Another key finding of the March 13 report: SaaS offerings have proliferated and moved beyond their traditional "vanilla" customer relationship management (CRM) and human capital management functions.

Forrester determined 13 areas where SaaS applications are making headway. These include:
One benefit of an increased use of SaaS, according to Forrester, is that it has changed the software game, giving business users ownership over the full application lifecycle. That upside is balanced by the downside of new risks, especially in the areas of contracts, data security, and data access privileges.

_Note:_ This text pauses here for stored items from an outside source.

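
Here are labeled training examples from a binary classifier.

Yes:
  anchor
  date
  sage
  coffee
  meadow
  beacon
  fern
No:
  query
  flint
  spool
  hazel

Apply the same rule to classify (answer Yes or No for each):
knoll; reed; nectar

No, Yes, Yes

The classifier is using: even length.
knoll → length 5 → No. reed → length 4 → Yes. nectar → length 6 → Yes.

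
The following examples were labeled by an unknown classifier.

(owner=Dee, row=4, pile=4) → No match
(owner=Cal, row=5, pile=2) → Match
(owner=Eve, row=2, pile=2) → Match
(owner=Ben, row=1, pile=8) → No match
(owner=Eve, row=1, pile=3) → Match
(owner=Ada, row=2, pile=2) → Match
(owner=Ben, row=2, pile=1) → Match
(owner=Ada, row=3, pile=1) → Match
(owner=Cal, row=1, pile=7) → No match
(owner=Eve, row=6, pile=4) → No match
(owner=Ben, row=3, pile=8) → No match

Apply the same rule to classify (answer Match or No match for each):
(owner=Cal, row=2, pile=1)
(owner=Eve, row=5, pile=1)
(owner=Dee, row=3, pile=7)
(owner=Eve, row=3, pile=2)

Match, Match, No match, Match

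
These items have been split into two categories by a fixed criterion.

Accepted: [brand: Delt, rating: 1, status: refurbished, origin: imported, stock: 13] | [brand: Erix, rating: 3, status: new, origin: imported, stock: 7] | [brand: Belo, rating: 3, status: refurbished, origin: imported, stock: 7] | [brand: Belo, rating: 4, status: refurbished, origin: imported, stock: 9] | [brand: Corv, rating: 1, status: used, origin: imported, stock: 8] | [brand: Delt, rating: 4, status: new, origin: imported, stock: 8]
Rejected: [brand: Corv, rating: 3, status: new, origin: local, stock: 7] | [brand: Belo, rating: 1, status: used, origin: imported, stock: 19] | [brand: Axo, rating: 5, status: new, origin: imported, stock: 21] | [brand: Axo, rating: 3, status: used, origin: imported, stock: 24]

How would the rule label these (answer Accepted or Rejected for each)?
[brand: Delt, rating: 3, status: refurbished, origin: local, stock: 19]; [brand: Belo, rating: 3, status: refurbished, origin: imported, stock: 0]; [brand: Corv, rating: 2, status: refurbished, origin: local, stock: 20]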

The bottom line for enterprises considering getting into the SaaS arena:
Sourcing and vendor management executives must keep ahead of the growing trend to understand where SaaS is most heavily used and where it lurks on the horizon, so that they can enable their business users to be more successful in business led SaaS deployments as well as to consider SaaS as a viable alternative to IT-led vendor evaluations. Regardless of where the SaaS deployment originates, sourcing and vendor management executives have a key role to play in contracts and pricing, due diligence, and vendor governance and risk.
The full Forrester report is available from http://www.forrester.com/go?docid=46747

None of this is surprising news to regular readers of BriefingsDirect or those who listen regularly to the podcasts. Our analysts and guests talk about the growing reliance on SaaS applications, especially in view of the economic decline. In fact, our year-end predictions for 2009 focused quite intensely on the role of SaaS in helping companies weather the storm -- and even chart a new course for the enterprise.

One of our regular analyst-guests and fellow ZDNet blogger Phil Wainewright charted out most of the 2008 developments over a year ago in his 2008 predictions. His predictions were based on what he saw as an awakening among users and vendors as to the potential of SaaS.

Jeff Kaplan in his Think IT Strategies blog made many of the same arguments in his 2009 predictions, in which he predicted that the thinking among IT executives was beginning to shift from whether to do SaaS to how to do it.

These bullish predictions and observations stand in stark contrast to a crepe-hanging piece last July in BusinessWeek, in which Gene Marks of the Marks Group declared SaaS overhyped, overpriced, and in need to debunking. The Marks Group sells customer relationship, service, and financial management tools to small and midsize businesses.

Nothing like a recession to focus the mind on practicality over ideology.